Colorado became the first state to legalize recreational marijuana use for adults 21 and over with the passage of Amendment 64, which was projected the winner Tuesday after taking a 54 to 46 point lead with 63 percent of precincts counted.
Shortly after the Denver networks projected an Amendment 64 victory, Washington also voted to legalize small amounts of marijuana for adults by approving Initiative 502. Both measures establish a regulatory and taxation system for marijuana usage, sales and cultivation similar to that of alcohol.
“Over the past eight years in Colorado, we have argued that it is irrational to punish adults for choosing to use a product that is far less harmful than alcohol. Today, the voters agreed,” said Yes on 64 campaign co-director Mason Tvert. “Colorado will no longer have laws that steer people toward using alcohol, and adults will be free to use marijuana instead if that is what they prefer. And we will be better off as a society because of it.”
The Yes on 64 campaign organized a diverse coalition of supporters, including conservative, suburbanites, evangelicals and police.

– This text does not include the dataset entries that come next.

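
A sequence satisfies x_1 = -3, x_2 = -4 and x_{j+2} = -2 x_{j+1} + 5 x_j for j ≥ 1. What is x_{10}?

x_3 = -2(-4) + 5(-3) = -7
x_4 = -2(-7) + 5(-4) = -6
x_5 = -2(-6) + 5(-7) = -23
x_6 = -2(-23) + 5(-6) = 16
x_7 = -2(16) + 5(-23) = -147
x_8 = -2(-147) + 5(16) = 374
x_9 = -2(374) + 5(-147) = -1483
x_{10} = -2(-1483) + 5(374) = 4836

4836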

At the same time, the forces against it were formidable, including Democratic Gov. John Hickenlooper, Denver Mayor Michael Hancock and a slew of other elected officials.
Roger Sherman, campaign director for No on 64, chalked up the defeat in part to the heavy spending of national pro-pot groups led by the Marijuana Policy Project.

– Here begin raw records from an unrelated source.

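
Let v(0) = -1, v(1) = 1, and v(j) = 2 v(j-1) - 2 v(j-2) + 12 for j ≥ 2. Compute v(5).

v(2) = 2*1 - 2*(-1) + 12 = 16
v(3) = 2*16 - 2*1 + 12 = 42
v(4) = 2*42 - 2*16 + 12 = 64
v(5) = 2*64 - 2*42 + 12 = 56

56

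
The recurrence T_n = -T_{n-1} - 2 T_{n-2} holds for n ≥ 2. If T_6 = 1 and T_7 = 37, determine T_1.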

“We knew all along this was an uphill battle against a well-funded national movement,” said Sherman. “We appreciate the efforts of Governor John Hickenlooper, former Governors Bill Owens and Bill Ritter, Attorney General John Suthers, Mayors Michael Hancock and Steve Hogan and countless other sheriffs, county commissioners, district attorneys and local elected officials who joined with the business community and citizens of Colorado to oppose this ill-conceived amendment.
“We can only hope that our concerns and fears about amending the Constitution to make Colorado the first state to legalize the recreational use of marijuana do not come true,” said Sherman.
The question now becomes whether federal authorities will agree to allow Colorado to regulate recreational marijuana in defiance of federal laws. The Justice Department said in a 2009 memo that it would take a hands-off approach to states that allow medical marijuana, although that hasn’t stopped federal raids on dispensaries in California and Colorado.
Rob Kampia, director of the Marijuana Policy Project, vowed that Colorado would “show the world what a properly regulated marijuana system looks like.”
“It will serve as a model for other states and, in fact, the rest of the world,” said Kampia. “It is impossible to overstate the significance of this victory.”